IVN Vecht & Plassengebied - Kennis der Natuur



Excursies | Vogels | Vleermuizen | Natuurgebieden | Groencursus | Natuurgidsencursus | Organisatie | IVN Vecht & Plassengebied

Fotoboek | Natuurkrant | Vogelreis Falsterbo | Waterkwaliteit | Virtuele excursie Gunterstein | Poelenwerkgroep het Gooi


Eidereend (Somateria mollissima)

Eidereend (Somateria mollissima)
Klik op de foto voor een groter exemplaar


Geluid:

© ETI BioInformatics, SoortenBank.nl

Grootte: Een stuk groter dan een wilde eend

Biotoop: Deze forse eend is een kustgebonden zeevogel, die leeft van schelpdieren, krabben en kreeftachtigen, en broedt op eilanden en andere rustige plaatsen nabij de zee. De meeste eidereenden broeden in arctische streken. Nederland ligt aan de zuidelijke rand van het broedgebied.

Territorium: De eidereend broed in kolonies

Trekken of blijven: Blijven, maar in de herfst en winter komen Eidereenden uit het Noorden ons land bezoeken om te overwinteren.

Bedreigd of niet? Buiten Nederland wordt het dons, waarvan het nest wordt gemaakt, plaatselijk gewonnen voor gebruik in kussens en dekens. Overexploitatie van een aantal broedkolonies in het hoge noorden leidde in het verleden tot een forse afname. Eidereenden staan op de Rode Lijst omdat de Nederlandse broedpopulatie de laatste jaren duidelijk is afgenomen en de soort een beperkte verspreiding kent.

Eidereenden broeden sinds 1906 in duinen en kwelders in het Nederlandse Waddengebied. Aanvankelijk namen de aantallen hier toe, totdat lozingen van uit de Rijnmond afkomstige vergiften eind jaren zestig een massale sterfte veroorzaakten. Na een verbod op de belangrijkste veroorzakers trad een herstel op; midden jaren tachtig bedroeg de stand 5000-7000 broedparen. Begin jaren negentig ging het nog verder bergafwaarts. Het totaal aantal broedparen lag toen onder de 4000. Enkele paren broeden sinds eind jaren tachtig in het Deltagebied.

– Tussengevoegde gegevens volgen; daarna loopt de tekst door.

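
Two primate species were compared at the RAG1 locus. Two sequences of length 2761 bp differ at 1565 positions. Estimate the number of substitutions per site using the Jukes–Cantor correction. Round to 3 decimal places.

p = 1565/2761 ≈ 0.566824.
d = −(3/4) ln(1 − 4p/3) = −0.75 ln(1 − 0.755765) = −0.75 ln(0.244235)
  = −0.75 × (-1.409624) = 1.057218 substitutions/site.

1.057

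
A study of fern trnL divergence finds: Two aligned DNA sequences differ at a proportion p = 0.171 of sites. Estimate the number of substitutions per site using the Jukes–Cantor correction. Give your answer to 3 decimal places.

d = −(3/4) ln(1 − 4p/3) = −0.75 ln(1 − 0.228) = −0.75 ln(0.772)
  = −0.75 × (-0.258771) = 0.194078 substitutions/site.

0.194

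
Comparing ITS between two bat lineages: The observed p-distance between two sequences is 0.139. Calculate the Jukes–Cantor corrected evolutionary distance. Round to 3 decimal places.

d = −(3/4) ln(1 − 4p/3) = −0.75 ln(1 − 0.185333) = −0.75 ln(0.814667)
  = −0.75 × (-0.204976) = 0.153732 substitutions/site.

0.154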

De belangrijkste oorzaak van de afname van de eidereend is de overbevissing van kokkels en mosselen op de Waddenzee en in het Deltagebied. Daarbij is de zaak-eidereend indicatief voor de enorme problemen, die in dit zo waardevolle wadden-ecosysteem spelen. De enige oplossing is een sterke beperking van de huidige grootschalige gemechaniseerde schelpdiervangst door speciale schepen. Hier ligt dan ook een taak voor provinciale en landelijke overheid: Na alle discussies en natuur-investeringen in Waddenzee en Delta moet toch genoegzaam duidelijk zijn dat ecologische belangen in deze natuurgebieden van wereldklasse boven het economisch belang van de enkeling moeten gaan! Een andere permanente bedreiging is de olievervuiling. Geregelde strandtellingen maken duidelijk, dat dit probleem nog steeds bestaat. Kustasielen, die geoliede eiders opvangen, verdienen het om bij hun belangrijke werk gesteund te worden. Tot slot dient de rust in de broedgebieden gewaarborgd te worden.

Aantal broedparen in Nederland: 10.000 (1998)

Verspreiding in Nederland (1979):


Atlas van de Nederlandse Broedvogels,
Vereniging tot Behoud van Natuurmonumenten in Nederland

Eidereend verhongert

uit Trouw, 10 mei 2000

ZEIST - Vogelbescherming en de Waddenvereniging hebben staatssecretaris Faber (natuurbeheer) gevraagd de schelpdiervisserij in de Waddenzee tijdelijk te stoppen vanwege de grote sterfte onder eidereenden. Dit jaar zijn al 17 000 dode eider eenden gevonden; zes keer zoveel als gemiddeld. Zo'n hoge sterfte is sinds 1975/1976 niet meer voorgekomen. Er komen nog steeds slachtoffers bij, dezer dagen onder meer op Texel.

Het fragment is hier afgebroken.